Equalizing class weights

The equalizationFactor parameter can be used to adjust an unbalanced training set to be more balanced for training, which frequently has the effect of requiring the classifiers to focus more on separating the positive and negative classes rather then getting really high scores for the dominant class.

Setting this parameter to 0.0 weights the parameters according to the weight expression in trainingData.
Setting this parameter to 1.0 will adjust the weights such that each class has exactly identical weight.
Setting it to something else (0.5, the default, is a good value for most unbalanced training set use cases) will multiply the weights of each class according to \( w_{class} \rightarrow w_{\textrm{class}} \times \left( \sum {w_{\textrm{class}}} \right) ^{-\textrm{equalizationFactor}} \)

Setting example weight explicitly

The optional weight expression in the trainingData parameter of the configuration must evaluate to a positive number that implies how many examples this counts for. For example, a single row with a weight of 2, or the same single row duplicated twice with a weight of 1 will have the same effect.

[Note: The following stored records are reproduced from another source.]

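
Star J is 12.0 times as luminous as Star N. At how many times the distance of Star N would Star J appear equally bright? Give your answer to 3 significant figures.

Equal flux requires L_J/d_J² = L_N/d_N², so d_J/d_N = √(L_J/L_N)
= √(12.0) = 3.464.

3.46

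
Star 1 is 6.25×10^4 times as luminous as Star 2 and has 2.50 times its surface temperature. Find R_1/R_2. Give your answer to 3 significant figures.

40.0

L ∝ R²T⁴ gives R ∝ √L / T², so
R_1/R_2 = √(6.25×10^4) / (2.50)² = 250.0 / 6.250 = 40.00.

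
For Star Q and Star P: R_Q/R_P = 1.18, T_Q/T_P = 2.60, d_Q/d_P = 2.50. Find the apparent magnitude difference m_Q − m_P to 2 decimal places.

L_Q/L_P = (1.18)²(2.60)⁴ = 63.63.
F_Q/F_P = (L_Q/L_P)/(d_Q/d_P)² = 63.63/6.250 = 10.18.
m_Q − m_P = −2.5 log₁₀(10.18) = -2.52.

-2.52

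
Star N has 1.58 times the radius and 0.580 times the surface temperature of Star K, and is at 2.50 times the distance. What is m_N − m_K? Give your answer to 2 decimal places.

L_N/L_K = (1.58)²(0.580)⁴ = 0.2825.
F_N/F_K = (L_N/L_K)/(d_N/d_K)² = 0.2825/6.250 = 0.04520.
m_N − m_K = −2.5 log₁₀(0.04520) = 3.36.

3.36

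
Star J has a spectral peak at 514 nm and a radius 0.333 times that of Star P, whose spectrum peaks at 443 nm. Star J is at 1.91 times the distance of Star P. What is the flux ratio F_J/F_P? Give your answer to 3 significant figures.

0.0168

Wien's law: T_J/T_P = λ_P/λ_J = 443/514 = 0.8619.
L_J/L_P = (R_J/R_P)²(T_J/T_P)⁴ = (0.333)²(0.8619)⁴ = 0.06119.
F_J/F_P = (L_J/L_P)/(d_J/d_P)² = 0.06119/(1.91)² = 0.01677.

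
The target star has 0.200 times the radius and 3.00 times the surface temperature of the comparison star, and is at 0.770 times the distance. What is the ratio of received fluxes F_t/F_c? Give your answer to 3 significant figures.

L_t/L_c = (R_t/R_c)²(T_t/T_c)⁴ = (0.200)² × (3.00)⁴ = 3.240.
F_t/F_c = (L_t/L_c)/(d_t/d_c)² = 3.240 / (0.770)² = 5.465.

5.46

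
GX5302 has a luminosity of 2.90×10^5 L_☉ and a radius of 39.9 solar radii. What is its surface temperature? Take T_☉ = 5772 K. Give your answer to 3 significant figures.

2.12×10^4 K

T/T_☉ = (L/L_☉)^(1/4) / (R/R_☉)^(1/2)
T = 5772 × (2.90×10^5)^(1/4) / √(39.9) = 5772 × 23.21 / 6.317 = 2.121×10^4 K.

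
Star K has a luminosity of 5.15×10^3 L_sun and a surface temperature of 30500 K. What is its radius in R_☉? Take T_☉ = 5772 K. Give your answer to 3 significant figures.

R/R_☉ = √(L/L_☉) / (T/T_☉)² = √(5.15×10^3) / (5.284)²
       = 71.76 / 27.92 = 2.570.

2.57 R_☉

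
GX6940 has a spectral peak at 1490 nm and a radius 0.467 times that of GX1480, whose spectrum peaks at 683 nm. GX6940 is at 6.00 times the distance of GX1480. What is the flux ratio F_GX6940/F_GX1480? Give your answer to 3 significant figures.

2.67×10^-4

Wien's law: T_GX6940/T_GX1480 = λ_GX1480/λ_GX6940 = 683/1490 = 0.4584.
L_GX6940/L_GX1480 = (R_GX6940/R_GX1480)²(T_GX6940/T_GX1480)⁴ = (0.467)²(0.4584)⁴ = 0.009629.
F_GX6940/F_GX1480 = (L_GX6940/L_GX1480)/(d_GX6940/d_GX1480)² = 0.009629/(6.00)² = 2.675×10^-4.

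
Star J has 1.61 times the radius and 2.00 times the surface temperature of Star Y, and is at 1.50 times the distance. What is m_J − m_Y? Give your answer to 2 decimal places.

-3.16

L_J/L_Y = (1.61)²(2.00)⁴ = 41.47.
F_J/F_Y = (L_J/L_Y)/(d_J/d_Y)² = 41.47/2.250 = 18.43.
m_J − m_Y = −2.5 log₁₀(18.43) = -3.16.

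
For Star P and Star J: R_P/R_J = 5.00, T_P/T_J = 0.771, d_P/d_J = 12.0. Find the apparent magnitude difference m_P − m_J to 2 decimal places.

L_P/L_J = (5.00)²(0.771)⁴ = 8.834.
F_P/F_J = (L_P/L_J)/(d_P/d_J)² = 8.834/144.0 = 0.06135.
m_P − m_J = −2.5 log₁₀(0.06135) = 3.03.

3.03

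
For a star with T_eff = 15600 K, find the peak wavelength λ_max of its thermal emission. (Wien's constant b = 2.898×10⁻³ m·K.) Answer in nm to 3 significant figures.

186 nm

λ_max = b/T = 2.898×10⁻³ / 15600 = 1.86×10^-7 m = 185.8 nm.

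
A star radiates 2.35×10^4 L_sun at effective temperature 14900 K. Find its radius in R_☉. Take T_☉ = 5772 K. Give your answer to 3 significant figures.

R/R_☉ = √(L/L_☉) / (T/T_☉)² = √(2.35×10^4) / (2.581)²
       = 153.3 / 6.664 = 23.00.

23.0 R_☉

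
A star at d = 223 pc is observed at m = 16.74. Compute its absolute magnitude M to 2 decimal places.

M = m − 5 log₁₀(d/10 pc) = 16.74 − 5 log₁₀(223/10)
  = 16.74 − 5 × 1.348 = 16.74 − 6.74 = 10.00.

10.00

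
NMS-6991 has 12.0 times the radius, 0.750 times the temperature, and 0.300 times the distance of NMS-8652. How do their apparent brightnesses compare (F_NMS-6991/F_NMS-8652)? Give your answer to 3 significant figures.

506

L_NMS-6991/L_NMS-8652 = (R_NMS-6991/R_NMS-8652)²(T_NMS-6991/T_NMS-8652)⁴ = (12.0)² × (0.750)⁴ = 45.56.
F_NMS-6991/F_NMS-8652 = (L_NMS-6991/L_NMS-8652)/(d_NMS-6991/d_NMS-8652)² = 45.56 / (0.300)² = 506.2.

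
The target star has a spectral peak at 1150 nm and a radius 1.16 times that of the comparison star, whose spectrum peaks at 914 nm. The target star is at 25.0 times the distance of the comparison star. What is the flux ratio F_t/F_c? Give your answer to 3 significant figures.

8.59×10^-4

Wien's law: T_t/T_c = λ_c/λ_t = 914/1150 = 0.7948.
L_t/L_c = (R_t/R_c)²(T_t/T_c)⁴ = (1.16)²(0.7948)⁴ = 0.5369.
F_t/F_c = (L_t/L_c)/(d_t/d_c)² = 0.5369/(25.0)² = 8.591×10^-4.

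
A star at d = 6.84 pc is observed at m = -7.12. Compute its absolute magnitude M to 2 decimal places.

M = m − 5 log₁₀(d/10 pc) = -7.12 − 5 log₁₀(6.84/10)
  = -7.12 − 5 × -0.165 = -7.12 − -0.82 = -6.30.

-6.30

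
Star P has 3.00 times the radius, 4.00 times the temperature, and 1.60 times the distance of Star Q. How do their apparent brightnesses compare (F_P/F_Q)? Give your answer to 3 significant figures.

900

L_P/L_Q = (R_P/R_Q)²(T_P/T_Q)⁴ = (3.00)² × (4.00)⁴ = 2304.
F_P/F_Q = (L_P/L_Q)/(d_P/d_Q)² = 2304 / (1.60)² = 900.0.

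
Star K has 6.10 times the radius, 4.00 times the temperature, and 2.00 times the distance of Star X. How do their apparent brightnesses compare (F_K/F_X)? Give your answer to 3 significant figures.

L_K/L_X = (R_K/R_X)²(T_K/T_X)⁴ = (6.10)² × (4.00)⁴ = 9526.
F_K/F_X = (L_K/L_X)/(d_K/d_X)² = 9526 / (2.00)² = 2381.

2.38×10^3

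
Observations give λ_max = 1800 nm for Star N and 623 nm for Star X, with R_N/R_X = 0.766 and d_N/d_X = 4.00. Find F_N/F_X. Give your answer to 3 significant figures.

5.26×10^-4

Wien's law: T_N/T_X = λ_X/λ_N = 623/1800 = 0.3461.
L_N/L_X = (R_N/R_X)²(T_N/T_X)⁴ = (0.766)²(0.3461)⁴ = 0.008420.
F_N/F_X = (L_N/L_X)/(d_N/d_X)² = 0.008420/(4.00)² = 5.263×10^-4.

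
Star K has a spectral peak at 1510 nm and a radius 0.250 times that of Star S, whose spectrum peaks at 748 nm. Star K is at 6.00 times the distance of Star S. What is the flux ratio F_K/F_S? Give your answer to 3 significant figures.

Wien's law: T_K/T_S = λ_S/λ_K = 748/1510 = 0.4954.
L_K/L_S = (R_K/R_S)²(T_K/T_S)⁴ = (0.250)²(0.4954)⁴ = 0.003763.
F_K/F_S = (L_K/L_S)/(d_K/d_S)² = 0.003763/(6.00)² = 1.045×10^-4.

1.05×10^-4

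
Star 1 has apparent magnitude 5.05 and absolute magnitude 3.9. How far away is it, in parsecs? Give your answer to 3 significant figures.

17.0 pc

m − M = 5 log₁₀(d/10 pc)
5.05 − (3.9) = 1.15 = 5 log₁₀(d/10)
d = 10 × 10^(1.15/5) = 10 × 10^0.230 = 16.98 pc.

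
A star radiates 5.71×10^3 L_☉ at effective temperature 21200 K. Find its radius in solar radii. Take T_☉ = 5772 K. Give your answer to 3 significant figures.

5.60 solar radii

R/R_☉ = √(L/L_☉) / (T/T_☉)² = √(5.71×10^3) / (3.673)²
       = 75.56 / 13.49 = 5.601.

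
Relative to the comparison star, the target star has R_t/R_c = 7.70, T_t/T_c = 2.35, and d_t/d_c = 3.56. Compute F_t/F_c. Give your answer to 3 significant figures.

L_t/L_c = (R_t/R_c)²(T_t/T_c)⁴ = (7.70)² × (2.35)⁴ = 1808.
F_t/F_c = (L_t/L_c)/(d_t/d_c)² = 1808 / (3.56)² = 142.7.

143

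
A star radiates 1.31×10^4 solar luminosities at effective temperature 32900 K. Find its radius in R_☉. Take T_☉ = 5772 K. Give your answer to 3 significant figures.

R/R_☉ = √(L/L_☉) / (T/T_☉)² = √(1.31×10^4) / (5.700)²
       = 114.5 / 32.49 = 3.523.

3.52 R_☉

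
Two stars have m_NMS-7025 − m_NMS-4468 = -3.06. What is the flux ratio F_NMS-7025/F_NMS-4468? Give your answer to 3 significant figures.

16.7

F_NMS-7025/F_NMS-4468 = 10^(−(m_NMS-7025 − m_NMS-4468)/2.5) = 10^(3.06/2.5) = 10^1.224 = 16.75.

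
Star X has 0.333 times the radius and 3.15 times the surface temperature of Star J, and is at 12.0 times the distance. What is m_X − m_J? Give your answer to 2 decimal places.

2.80

L_X/L_J = (0.333)²(3.15)⁴ = 10.92.
F_X/F_J = (L_X/L_J)/(d_X/d_J)² = 10.92/144.0 = 0.07582.
m_X − m_J = −2.5 log₁₀(0.07582) = 2.80.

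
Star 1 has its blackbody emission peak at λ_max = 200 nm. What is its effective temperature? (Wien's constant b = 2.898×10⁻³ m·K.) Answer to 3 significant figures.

T = b/λ_max = 2.898×10⁻³ / (200×10⁻⁹) = 1.449×10^4 K.

1.45×10^4 K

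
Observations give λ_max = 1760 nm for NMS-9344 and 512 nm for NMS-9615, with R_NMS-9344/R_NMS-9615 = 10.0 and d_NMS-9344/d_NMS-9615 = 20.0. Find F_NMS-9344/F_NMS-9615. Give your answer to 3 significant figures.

Wien's law: T_NMS-9344/T_NMS-9615 = λ_NMS-9615/λ_NMS-9344 = 512/1760 = 0.2909.
L_NMS-9344/L_NMS-9615 = (R_NMS-9344/R_NMS-9615)²(T_NMS-9344/T_NMS-9615)⁴ = (10.0)²(0.2909)⁴ = 0.7162.
F_NMS-9344/F_NMS-9615 = (L_NMS-9344/L_NMS-9615)/(d_NMS-9344/d_NMS-9615)² = 0.7162/(20.0)² = 0.001790.

0.00179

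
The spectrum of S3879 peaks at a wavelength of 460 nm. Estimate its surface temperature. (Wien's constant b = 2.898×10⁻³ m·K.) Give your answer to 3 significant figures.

6.30×10^3 K

T = b/λ_max = 2.898×10⁻³ / (460×10⁻⁹) = 6300 K.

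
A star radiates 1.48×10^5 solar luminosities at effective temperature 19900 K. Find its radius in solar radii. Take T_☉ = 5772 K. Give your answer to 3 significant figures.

R/R_☉ = √(L/L_☉) / (T/T_☉)² = √(1.48×10^5) / (3.448)²
       = 384.7 / 11.89 = 32.37.

32.4 solar radii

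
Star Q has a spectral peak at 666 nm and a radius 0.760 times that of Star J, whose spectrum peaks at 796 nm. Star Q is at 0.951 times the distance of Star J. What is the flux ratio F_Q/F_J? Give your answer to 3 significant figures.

1.30

Wien's law: T_Q/T_J = λ_J/λ_Q = 796/666 = 1.195.
L_Q/L_J = (R_Q/R_J)²(T_Q/T_J)⁴ = (0.760)²(1.195)⁴ = 1.179.
F_Q/F_J = (L_Q/L_J)/(d_Q/d_J)² = 1.179/(0.951)² = 1.303.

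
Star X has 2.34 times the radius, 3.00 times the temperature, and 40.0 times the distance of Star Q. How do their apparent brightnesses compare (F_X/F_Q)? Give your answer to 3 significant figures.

L_X/L_Q = (R_X/R_Q)²(T_X/T_Q)⁴ = (2.34)² × (3.00)⁴ = 443.5.
F_X/F_Q = (L_X/L_Q)/(d_X/d_Q)² = 443.5 / (40.0)² = 0.2772.

0.277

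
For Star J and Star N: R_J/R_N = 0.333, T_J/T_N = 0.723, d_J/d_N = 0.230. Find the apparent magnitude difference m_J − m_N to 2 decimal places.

L_J/L_N = (0.333)²(0.723)⁴ = 0.03030.
F_J/F_N = (L_J/L_N)/(d_J/d_N)² = 0.03030/0.05290 = 0.5728.
m_J − m_N = −2.5 log₁₀(0.5728) = 0.61.

0.61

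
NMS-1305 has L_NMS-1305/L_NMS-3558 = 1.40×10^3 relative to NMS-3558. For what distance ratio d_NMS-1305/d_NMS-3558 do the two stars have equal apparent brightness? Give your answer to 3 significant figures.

37.4

Equal flux requires L_NMS-1305/d_NMS-1305² = L_NMS-3558/d_NMS-3558², so d_NMS-1305/d_NMS-3558 = √(L_NMS-1305/L_NMS-3558)
= √(1.40×10^3) = 37.42.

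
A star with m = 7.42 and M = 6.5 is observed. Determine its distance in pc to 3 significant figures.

m − M = 5 log₁₀(d/10 pc)
7.42 − (6.5) = 0.92 = 5 log₁₀(d/10)
d = 10 × 10^(0.92/5) = 10 × 10^0.184 = 15.28 pc.

15.3 pc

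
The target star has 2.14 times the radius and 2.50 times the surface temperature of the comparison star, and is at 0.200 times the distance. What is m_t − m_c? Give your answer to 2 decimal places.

L_t/L_c = (2.14)²(2.50)⁴ = 178.9.
F_t/F_c = (L_t/L_c)/(d_t/d_c)² = 178.9/0.04000 = 4472.
m_t − m_c = −2.5 log₁₀(4472) = -9.13.

-9.13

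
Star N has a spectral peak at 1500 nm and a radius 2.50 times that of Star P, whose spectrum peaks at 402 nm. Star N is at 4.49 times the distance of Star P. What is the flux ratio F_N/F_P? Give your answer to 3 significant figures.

0.00160

Wien's law: T_N/T_P = λ_P/λ_N = 402/1500 = 0.2680.
L_N/L_P = (R_N/R_P)²(T_N/T_P)⁴ = (2.50)²(0.2680)⁴ = 0.03224.
F_N/F_P = (L_N/L_P)/(d_N/d_P)² = 0.03224/(4.49)² = 0.001599.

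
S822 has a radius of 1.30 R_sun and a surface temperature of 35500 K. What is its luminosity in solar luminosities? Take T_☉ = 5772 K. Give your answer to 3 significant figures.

L/L_☉ = (R/R_☉)² (T/T_☉)⁴ = (1.30)² × (35500/5772)⁴
       = 1.690 × (6.150)⁴ = 1.690 × 1431 = 2418.

2.42×10^3 solar luminosities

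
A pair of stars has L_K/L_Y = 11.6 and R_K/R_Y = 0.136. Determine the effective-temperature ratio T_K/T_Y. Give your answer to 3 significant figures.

L ∝ R²T⁴ gives T ∝ (L/R²)^(1/4), so
T_K/T_Y = (11.6 / 0.136²)^(1/4) = (627.2)^(1/4) = 5.004.

5.00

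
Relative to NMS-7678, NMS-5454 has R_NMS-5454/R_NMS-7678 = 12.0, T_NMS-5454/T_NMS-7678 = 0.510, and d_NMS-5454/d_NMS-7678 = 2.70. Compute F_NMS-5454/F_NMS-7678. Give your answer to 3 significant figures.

1.34

L_NMS-5454/L_NMS-7678 = (R_NMS-5454/R_NMS-7678)²(T_NMS-5454/T_NMS-7678)⁴ = (12.0)² × (0.510)⁴ = 9.742.
F_NMS-5454/F_NMS-7678 = (L_NMS-5454/L_NMS-7678)/(d_NMS-5454/d_NMS-7678)² = 9.742 / (2.70)² = 1.336.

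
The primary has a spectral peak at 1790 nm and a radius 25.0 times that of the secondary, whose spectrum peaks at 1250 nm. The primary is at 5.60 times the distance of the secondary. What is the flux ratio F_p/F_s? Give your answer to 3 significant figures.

Wien's law: T_p/T_s = λ_s/λ_p = 1250/1790 = 0.6983.
L_p/L_s = (R_p/R_s)²(T_p/T_s)⁴ = (25.0)²(0.6983)⁴ = 148.6.
F_p/F_s = (L_p/L_s)/(d_p/d_s)² = 148.6/(5.60)² = 4.739.

4.74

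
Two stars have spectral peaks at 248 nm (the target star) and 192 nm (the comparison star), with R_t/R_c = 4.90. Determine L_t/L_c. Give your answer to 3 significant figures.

8.63

Wien's law gives T ∝ 1/λ_max, so T_t/T_c = λ_c/λ_t = 192/248 = 0.7742.
Then L ∝ R²T⁴ gives L_t/L_c = (4.90)² × (0.7742)⁴ = 24.01 × 0.3593 = 8.626.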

Note that only the relative weights matter. Before the classifier is trained, the weights will be normalized so that they sum to 1 to avoid numerical issues in the classifier training process.

Combining the two

If the two weighting methods are combined, then the weight expression will be used to set the relative weight per example within its label class, and the equalizationFactor will adjust the relative weight of each class.